Čiča Jovan frowned at me over a steaming sip of black coffee. “You’re barely pecking at that, Iris. Have some of the omelet, my girl, you’re beginning to look like a whalebone corset. Or I can cut you some gibanica from yesterday if you want.”
My insides turned over at the thought of the cheese pie leaking grease. “No, thank you. I’ll eat more at the Prince, I promise.” I looked up at him, gauging his reaction. “Lina and I were thinking of spending the day there. It helps to be around Niko and Luka, and they’re both working today.”
It was painfully easy to lie to him, when he was so clearly unmoored when it came to us—how to keep us both safe and happy, now that we were in his care. “I would rather you stayed with me today, at least until we hear something from the police or the hospital. I know you want to be with your friends—”
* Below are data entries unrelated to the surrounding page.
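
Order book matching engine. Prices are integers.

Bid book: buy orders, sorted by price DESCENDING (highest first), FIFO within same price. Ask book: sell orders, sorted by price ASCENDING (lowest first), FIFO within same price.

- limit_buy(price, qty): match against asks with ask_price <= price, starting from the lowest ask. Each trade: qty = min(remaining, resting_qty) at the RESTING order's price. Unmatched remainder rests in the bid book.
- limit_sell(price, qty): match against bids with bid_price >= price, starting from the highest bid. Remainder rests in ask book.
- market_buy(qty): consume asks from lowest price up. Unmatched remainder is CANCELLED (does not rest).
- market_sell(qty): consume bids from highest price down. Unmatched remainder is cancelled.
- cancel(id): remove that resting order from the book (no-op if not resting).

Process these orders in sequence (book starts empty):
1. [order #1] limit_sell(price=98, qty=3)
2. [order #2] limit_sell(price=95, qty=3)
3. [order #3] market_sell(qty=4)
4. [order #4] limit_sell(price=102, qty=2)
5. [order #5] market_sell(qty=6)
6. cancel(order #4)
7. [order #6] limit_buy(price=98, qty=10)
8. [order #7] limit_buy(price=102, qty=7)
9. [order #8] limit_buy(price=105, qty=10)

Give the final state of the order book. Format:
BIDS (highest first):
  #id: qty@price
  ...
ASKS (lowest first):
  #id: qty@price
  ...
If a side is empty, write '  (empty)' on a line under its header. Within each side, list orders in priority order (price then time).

After op 1 [order #1] limit_sell(price=98, qty=3): fills=none; bids=[-] asks=[#1:3@98]
After op 2 [order #2] limit_sell(price=95, qty=3): fills=none; bids=[-] asks=[#2:3@95 #1:3@98]
After op 3 [order #3] market_sell(qty=4): fills=none; bids=[-] asks=[#2:3@95 #1:3@98]
After op 4 [order #4] limit_sell(price=102, qty=2): fills=none; bids=[-] asks=[#2:3@95 #1:3@98 #4:2@102]
After op 5 [order #5] market_sell(qty=6): fills=none; bids=[-] asks=[#2:3@95 #1:3@98 #4:2@102]
After op 6 cancel(order #4): fills=none; bids=[-] asks=[#2:3@95 #1:3@98]
After op 7 [order #6] limit_buy(price=98, qty=10): fills=#6x#2:3@95 #6x#1:3@98; bids=[#6:4@98] asks=[-]
After op 8 [order #7] limit_buy(price=102, qty=7): fills=none; bids=[#7:7@102 #6:4@98] asks=[-]
After op 9 [order #8] limit_buy(price=105, qty=10): fills=none; bids=[#8:10@105 #7:7@102 #6:4@98] asks=[-]

Answer: BIDS (highest first):
  #8: 10@105
  #7: 7@102
  #6: 4@98
ASKS (lowest first):
  (empty)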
“Jovan, please?” Malina broke in softly, reaching across the table for his knobby-knuckled hand. “We’ll be with Niko and Luka, and their father will be there too. It’s such a public place, who’d come after us there? It might even be safer for us there, maybe?”
His eyebrows drew together at the thought that he might not be able to protect us on his own. He’d always been a fiercely proud man, and even though I’d only ever known him old, I’d seen how it frustrated him that age had stolen so much of his skill and strength—his once-steady fingers trembling and a stoop hunching his tall frame. But he’d never let the prickling of his pride get in the way of keeping us safe.
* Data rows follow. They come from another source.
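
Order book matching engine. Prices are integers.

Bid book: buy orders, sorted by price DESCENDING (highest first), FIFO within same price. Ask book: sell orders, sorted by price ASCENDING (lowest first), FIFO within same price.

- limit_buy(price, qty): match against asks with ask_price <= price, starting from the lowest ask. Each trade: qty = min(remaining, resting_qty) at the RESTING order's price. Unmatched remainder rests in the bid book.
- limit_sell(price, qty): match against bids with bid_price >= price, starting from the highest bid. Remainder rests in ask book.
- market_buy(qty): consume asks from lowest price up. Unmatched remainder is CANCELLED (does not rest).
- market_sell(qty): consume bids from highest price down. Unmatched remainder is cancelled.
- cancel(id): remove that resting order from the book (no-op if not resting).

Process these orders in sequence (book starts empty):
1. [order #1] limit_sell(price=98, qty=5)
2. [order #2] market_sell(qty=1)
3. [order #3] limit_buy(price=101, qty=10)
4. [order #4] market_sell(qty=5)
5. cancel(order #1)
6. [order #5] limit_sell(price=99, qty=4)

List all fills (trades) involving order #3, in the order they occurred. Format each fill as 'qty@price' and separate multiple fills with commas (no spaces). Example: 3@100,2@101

After op 1 [order #1] limit_sell(price=98, qty=5): fills=none; bids=[-] asks=[#1:5@98]
After op 2 [order #2] market_sell(qty=1): fills=none; bids=[-] asks=[#1:5@98]
After op 3 [order #3] limit_buy(price=101, qty=10): fills=#3x#1:5@98; bids=[#3:5@101] asks=[-]
After op 4 [order #4] market_sell(qty=5): fills=#3x#4:5@101; bids=[-] asks=[-]
After op 5 cancel(order #1): fills=none; bids=[-] asks=[-]
After op 6 [order #5] limit_sell(price=99, qty=4): fills=none; bids=[-] asks=[#5:4@99]

Answer: 5@98,5@101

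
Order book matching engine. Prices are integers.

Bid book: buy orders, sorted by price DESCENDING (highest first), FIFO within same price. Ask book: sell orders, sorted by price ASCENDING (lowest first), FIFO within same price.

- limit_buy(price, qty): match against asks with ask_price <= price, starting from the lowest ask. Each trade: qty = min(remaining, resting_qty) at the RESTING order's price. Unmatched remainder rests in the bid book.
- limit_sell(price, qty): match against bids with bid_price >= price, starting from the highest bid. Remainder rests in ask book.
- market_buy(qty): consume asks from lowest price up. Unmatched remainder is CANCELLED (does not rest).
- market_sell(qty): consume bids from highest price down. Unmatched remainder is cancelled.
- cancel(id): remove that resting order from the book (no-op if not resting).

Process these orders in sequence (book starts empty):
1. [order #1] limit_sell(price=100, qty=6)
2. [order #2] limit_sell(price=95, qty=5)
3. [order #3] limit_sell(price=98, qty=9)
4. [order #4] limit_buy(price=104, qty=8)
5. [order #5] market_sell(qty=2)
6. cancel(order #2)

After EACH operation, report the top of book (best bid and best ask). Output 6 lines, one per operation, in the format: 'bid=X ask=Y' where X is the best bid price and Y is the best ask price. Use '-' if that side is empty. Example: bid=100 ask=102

Answer: bid=- ask=100
bid=- ask=95
bid=- ask=95
bid=- ask=98
bid=- ask=98
bid=- ask=98

Derivation:
After op 1 [order #1] limit_sell(price=100, qty=6): fills=none; bids=[-] asks=[#1:6@100]
After op 2 [order #2] limit_sell(price=95, qty=5): fills=none; bids=[-] asks=[#2:5@95 #1:6@100]
After op 3 [order #3] limit_sell(price=98, qty=9): fills=none; bids=[-] asks=[#2:5@95 #3:9@98 #1:6@100]
After op 4 [order #4] limit_buy(price=104, qty=8): fills=#4x#2:5@95 #4x#3:3@98; bids=[-] asks=[#3:6@98 #1:6@100]
After op 5 [order #5] market_sell(qty=2): fills=none; bids=[-] asks=[#3:6@98 #1:6@100]
After op 6 cancel(order #2): fills=none; bids=[-] asks=[#3:6@98 #1:6@100]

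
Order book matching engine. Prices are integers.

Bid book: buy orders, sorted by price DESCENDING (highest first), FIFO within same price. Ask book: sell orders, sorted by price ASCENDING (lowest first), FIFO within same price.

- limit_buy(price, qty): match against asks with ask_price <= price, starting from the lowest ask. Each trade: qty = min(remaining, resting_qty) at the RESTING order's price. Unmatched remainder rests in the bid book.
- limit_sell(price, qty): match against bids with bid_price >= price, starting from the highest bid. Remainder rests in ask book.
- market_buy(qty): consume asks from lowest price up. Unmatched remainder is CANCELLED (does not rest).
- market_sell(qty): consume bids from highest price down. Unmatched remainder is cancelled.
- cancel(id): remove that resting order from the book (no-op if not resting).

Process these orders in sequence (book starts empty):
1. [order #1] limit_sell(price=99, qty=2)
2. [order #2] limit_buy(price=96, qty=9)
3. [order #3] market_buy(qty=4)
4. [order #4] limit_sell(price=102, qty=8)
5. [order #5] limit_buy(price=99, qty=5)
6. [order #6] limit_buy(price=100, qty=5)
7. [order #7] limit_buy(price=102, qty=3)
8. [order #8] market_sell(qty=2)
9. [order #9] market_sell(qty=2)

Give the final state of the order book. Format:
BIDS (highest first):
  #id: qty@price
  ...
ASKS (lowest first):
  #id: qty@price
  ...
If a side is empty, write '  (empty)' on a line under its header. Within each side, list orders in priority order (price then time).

Answer: BIDS (highest first):
  #6: 1@100
  #5: 5@99
  #2: 9@96
ASKS (lowest first):
  #4: 5@102

Derivation:
After op 1 [order #1] limit_sell(price=99, qty=2): fills=none; bids=[-] asks=[#1:2@99]
After op 2 [order #2] limit_buy(price=96, qty=9): fills=none; bids=[#2:9@96] asks=[#1:2@99]
After op 3 [order #3] market_buy(qty=4): fills=#3x#1:2@99; bids=[#2:9@96] asks=[-]
After op 4 [order #4] limit_sell(price=102, qty=8): fills=none; bids=[#2:9@96] asks=[#4:8@102]
After op 5 [order #5] limit_buy(price=99, qty=5): fills=none; bids=[#5:5@99 #2:9@96] asks=[#4:8@102]
After op 6 [order #6] limit_buy(price=100, qty=5): fills=none; bids=[#6:5@100 #5:5@99 #2:9@96] asks=[#4:8@102]
After op 7 [order #7] limit_buy(price=102, qty=3): fills=#7x#4:3@102; bids=[#6:5@100 #5:5@99 #2:9@96] asks=[#4:5@102]
After op 8 [order #8] market_sell(qty=2): fills=#6x#8:2@100; bids=[#6:3@100 #5:5@99 #2:9@96] asks=[#4:5@102]
After op 9 [order #9] market_sell(qty=2): fills=#6x#9:2@100; bids=[#6:1@100 #5:5@99 #2:9@96] asks=[#4:5@102]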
“All right, then,” he said stoutly. “But I’ll walk you there, and take my battle cane. Let someone try to cross either of my girls’ paths with me standing in their way.”
THE PRINCE WAS a little busier than usual, for so early in the day, but it was Friday; the flood of tourists would be swelling over the summer weekends, regular as the tide. There was already a group of giggly Dutch girls in one of the nooks, nibbling on biscuits and coffee as they puffed on a peach-mint nargileh.
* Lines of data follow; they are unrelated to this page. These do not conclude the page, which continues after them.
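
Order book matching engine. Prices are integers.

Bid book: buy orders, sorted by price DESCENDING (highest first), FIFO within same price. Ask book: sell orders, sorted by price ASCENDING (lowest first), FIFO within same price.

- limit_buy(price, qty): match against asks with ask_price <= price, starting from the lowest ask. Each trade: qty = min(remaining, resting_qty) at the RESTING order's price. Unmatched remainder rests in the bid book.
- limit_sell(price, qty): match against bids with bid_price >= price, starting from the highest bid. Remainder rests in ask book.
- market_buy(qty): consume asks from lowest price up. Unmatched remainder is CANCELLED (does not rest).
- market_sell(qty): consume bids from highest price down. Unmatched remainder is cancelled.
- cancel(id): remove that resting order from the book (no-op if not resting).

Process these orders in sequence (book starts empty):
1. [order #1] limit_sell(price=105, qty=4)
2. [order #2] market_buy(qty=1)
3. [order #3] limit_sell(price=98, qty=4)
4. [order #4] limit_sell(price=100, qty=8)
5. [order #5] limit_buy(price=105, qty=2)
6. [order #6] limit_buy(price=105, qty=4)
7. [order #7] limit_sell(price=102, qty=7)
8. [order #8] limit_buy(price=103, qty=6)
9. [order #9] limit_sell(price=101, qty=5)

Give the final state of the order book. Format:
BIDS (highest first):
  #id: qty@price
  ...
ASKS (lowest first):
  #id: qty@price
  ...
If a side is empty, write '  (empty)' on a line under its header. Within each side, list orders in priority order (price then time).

Answer: BIDS (highest first):
  (empty)
ASKS (lowest first):
  #9: 5@101
  #7: 7@102
  #1: 3@105

Derivation:
After op 1 [order #1] limit_sell(price=105, qty=4): fills=none; bids=[-] asks=[#1:4@105]
After op 2 [order #2] market_buy(qty=1): fills=#2x#1:1@105; bids=[-] asks=[#1:3@105]
After op 3 [order #3] limit_sell(price=98, qty=4): fills=none; bids=[-] asks=[#3:4@98 #1:3@105]
After op 4 [order #4] limit_sell(price=100, qty=8): fills=none; bids=[-] asks=[#3:4@98 #4:8@100 #1:3@105]
After op 5 [order #5] limit_buy(price=105, qty=2): fills=#5x#3:2@98; bids=[-] asks=[#3:2@98 #4:8@100 #1:3@105]
After op 6 [order #6] limit_buy(price=105, qty=4): fills=#6x#3:2@98 #6x#4:2@100; bids=[-] asks=[#4:6@100 #1:3@105]
After op 7 [order #7] limit_sell(price=102, qty=7): fills=none; bids=[-] asks=[#4:6@100 #7:7@102 #1:3@105]
After op 8 [order #8] limit_buy(price=103, qty=6): fills=#8x#4:6@100; bids=[-] asks=[#7:7@102 #1:3@105]
After op 9 [order #9] limit_sell(price=101, qty=5): fills=none; bids=[-] asks=[#9:5@101 #7:7@102 #1:3@105]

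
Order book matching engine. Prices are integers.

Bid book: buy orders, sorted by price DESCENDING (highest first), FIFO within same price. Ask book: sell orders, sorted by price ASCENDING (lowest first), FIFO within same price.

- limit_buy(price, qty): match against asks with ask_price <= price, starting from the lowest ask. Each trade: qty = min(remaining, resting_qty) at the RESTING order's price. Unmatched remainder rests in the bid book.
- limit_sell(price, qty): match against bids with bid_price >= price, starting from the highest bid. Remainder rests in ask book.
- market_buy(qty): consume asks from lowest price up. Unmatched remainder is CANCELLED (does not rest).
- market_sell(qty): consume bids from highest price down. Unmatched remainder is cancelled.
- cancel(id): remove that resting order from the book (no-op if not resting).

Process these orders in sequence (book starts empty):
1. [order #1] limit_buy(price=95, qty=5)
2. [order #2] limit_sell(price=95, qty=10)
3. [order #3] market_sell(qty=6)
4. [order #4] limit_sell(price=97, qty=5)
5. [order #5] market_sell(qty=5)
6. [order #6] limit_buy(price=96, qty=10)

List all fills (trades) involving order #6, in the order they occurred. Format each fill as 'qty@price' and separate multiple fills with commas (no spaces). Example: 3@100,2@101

Answer: 5@95

Derivation:
After op 1 [order #1] limit_buy(price=95, qty=5): fills=none; bids=[#1:5@95] asks=[-]
After op 2 [order #2] limit_sell(price=95, qty=10): fills=#1x#2:5@95; bids=[-] asks=[#2:5@95]
After op 3 [order #3] market_sell(qty=6): fills=none; bids=[-] asks=[#2:5@95]
After op 4 [order #4] limit_sell(price=97, qty=5): fills=none; bids=[-] asks=[#2:5@95 #4:5@97]
After op 5 [order #5] market_sell(qty=5): fills=none; bids=[-] asks=[#2:5@95 #4:5@97]
After op 6 [order #6] limit_buy(price=96, qty=10): fills=#6x#2:5@95; bids=[#6:5@96] asks=[#4:5@97]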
Otherwise it was just us, Luka tending the bar and serving while Niko knelt on the tasseled cushions with us, striking in a scarlet wrap dress and a choker of tambourine zils strung on black cord; it had the look of Koštana’s
handiwork, and I wondered if she had made it for Niko, if Niko was wearing it in her mother’s memory.
Niko’s collection of her mother’s writings sat on the floor between us. I had been expecting something more mystical, somehow, maybe a leather-bound grimoire with tarnished clasps. But I’d forgotten that Niko had been barely thirteen when she made it, out of a simple black binder that she’d plastered with a collage of Koštana’s photos. Koštana was smiling in all of them, so widely you could see her one gold molar glinting—Luka had once told me how much it mortified him that she adamantly refused to swap it out for a regular white cap—and her children’s faces pressed next to hers like a gradient of color. Luka’s tan skin, Niko’s olive, and their mother’s even deeper brown. Her right ear was cuffed with piercings, from the shell down to the lobe, just like Niko’s was.
There were even gummy bits of glue where a younger Niko had bejeweled the binder with little plastic gems that had dried and fallen off, though a few clung to the edges. At the very top, she’d written in sparkly, looping cursive, “My Mother Koštana’s Book of Everything.” And beneath it, the saying, “Jedna je majka.”
There is only one mother.
It broke my heart to look at it, to know what she must have been feeling, both now and when Koštana died. Niko’s face was painstakingly placid as she flipped it open, but Lina’s eyes swam with held-back tears.
“Thank you for showing this to us,” she said. “Really. I know how precious this is to you.”
Niko leaned her temple against Lina’s shoulder. “It doesn’t do anyone any good moldering in the dark, does it? She would have wanted it to be useful. Especially to you two.”